Navigate the complex landscape of AI in hiring, performance management, and workforce analytics with focus on anti-discrimination compliance and emerging regulations like NYC Local Law 144.
AI is transforming human resources across the employment lifecycle, from recruitment to performance management and workforce planning.
Employment AI must comply with anti-discrimination laws prohibiting bias based on protected characteristics.
| Jurisdiction | Key Laws | Protected Characteristics |
|---|---|---|
| US Federal | Title VII, ADA, ADEA | Race, color, religion, sex, national origin, disability, age (40+) |
| EU | Employment Equality Directive | Age, disability, religion, sexual orientation + national laws |
| UK | Equality Act 2010 | Nine protected characteristics including gender reassignment |
| India | Constitution Art. 14-16 | Religion, race, caste, sex, place of birth |
Even without intentional discrimination, AI hiring tools can have disparate impact on protected groups. Under US law, employers may be liable if selection rates for protected groups are less than 80% of the rate for the highest group (4/5ths rule).

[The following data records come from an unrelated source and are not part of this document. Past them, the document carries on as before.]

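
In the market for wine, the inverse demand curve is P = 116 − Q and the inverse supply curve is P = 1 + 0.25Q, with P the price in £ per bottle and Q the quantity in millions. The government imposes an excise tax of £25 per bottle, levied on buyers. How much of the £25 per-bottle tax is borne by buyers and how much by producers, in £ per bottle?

Rewrite in direct form: Qd = 116 − P and Qs = 4P − 4.
Without the tax, 116 − P = 4P − 4 gives 5P = 120, so P* = £24 and Q* = 92.
With the tax collected from buyers, demand (in seller-price terms) shifts: Qd = 116 − (P + 25).
Solving gives Q = 72 with buyers paying £44 and producers receiving £19 (the £25 wedge).
Burden on buyers: £20; on producers: £5. (They sum to £25.)
The less price-elastic side of the market bears the larger share of a per-unit tax.

Buyers bear £20 per bottle; producers bear £5 per bottle.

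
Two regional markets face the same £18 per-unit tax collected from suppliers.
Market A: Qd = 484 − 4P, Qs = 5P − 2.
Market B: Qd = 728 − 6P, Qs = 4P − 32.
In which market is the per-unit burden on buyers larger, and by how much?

Market A: pre-tax P* = £54, Q* = 268; post-tax Q = 228; per-unit burden on buyers = £10.
Market B: pre-tax P* = £76, Q* = 272; post-tax Q = 228.8; per-unit burden on buyers = £7.2.
Difference: £10 vs £7.2 → market A is larger by £2.8.

Market A, by £2.8.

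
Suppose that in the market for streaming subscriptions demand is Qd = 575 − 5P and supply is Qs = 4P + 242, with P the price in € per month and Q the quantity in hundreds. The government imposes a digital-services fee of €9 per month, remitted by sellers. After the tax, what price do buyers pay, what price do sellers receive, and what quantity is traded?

Before the tax: set 575 − 5P = 4P + 242 → P* = €37, Q* = 390.
With the tax collected from sellers, supply shifts: Qs = 4(P − 9) + 242.
Solving gives Q = 370 with buyers paying €41 and sellers receiving €32 (the €9 wedge).

Buyers pay €41; sellers receive €32; quantity = 370.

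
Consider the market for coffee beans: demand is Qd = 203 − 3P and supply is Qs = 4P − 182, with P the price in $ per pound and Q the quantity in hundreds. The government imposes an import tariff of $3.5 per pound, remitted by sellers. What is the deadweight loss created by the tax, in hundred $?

Deadweight loss = $10.5 hundred.

Before the tax: set 203 − 3P = 4P − 182 → P* = $55, Q* = 38.
With the tax collected from sellers, supply shifts: Qs = 4(P − 3.5) − 182.
Solving gives Q = 32 with consumers paying $57 and sellers receiving $53.5 (the $3.5 wedge).
Quantity falls by |ΔQ| = |38 − 32| = 6.
DWL = ½ · t · |ΔQ| = ½ · 3.5 · 6 = $10.5.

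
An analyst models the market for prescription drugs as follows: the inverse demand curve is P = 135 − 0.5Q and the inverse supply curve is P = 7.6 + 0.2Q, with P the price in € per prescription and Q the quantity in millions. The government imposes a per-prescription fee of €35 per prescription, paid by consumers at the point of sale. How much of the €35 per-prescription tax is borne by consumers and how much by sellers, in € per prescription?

Consumers bear €25 per prescription; sellers bear €10 per prescription.

Inverting to Q(P) form: Qd = 270 − 2P; Qs = 5P − 38.
Before the tax: set 270 − 2P = 5P − 38 → P* = €44, Q* = 182.
With the tax collected from consumers, demand (in seller-price terms) shifts: Qd = 270 − 2(P + 35).
Solving gives Q = 132 with consumers paying €69 and sellers receiving €34 (the €35 wedge).
Burden on consumers: €25; on sellers: €10. (They sum to €35.)
The less price-elastic side of the market bears the larger share of a per-unit tax.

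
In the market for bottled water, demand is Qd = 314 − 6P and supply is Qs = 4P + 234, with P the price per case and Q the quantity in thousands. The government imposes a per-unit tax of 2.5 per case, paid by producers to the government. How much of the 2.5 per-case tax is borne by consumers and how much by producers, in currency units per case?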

New York City's Local Law 144 is a landmark regulation requiring bias audits of automated employment decision tools (AEDTs).
| Metric | Description |
|---|---|
| Impact Ratio | Selection rate for category / selection rate for most selected category |
| Categories | Sex (male, female), Race/ethnicity (as per EEOC categories) |
| Intersectionality | Impact ratios for sex categories within each race/ethnicity category |
The EU AI Act classifies AI systems for employment purposes as high-risk, requiring compliance with stringent requirements.
When using third-party HR AI tools, employers remain legally responsible for discrimination. Conduct thorough vendor due diligence including review of bias testing, audit reports, and contractual allocation of compliance responsibilities.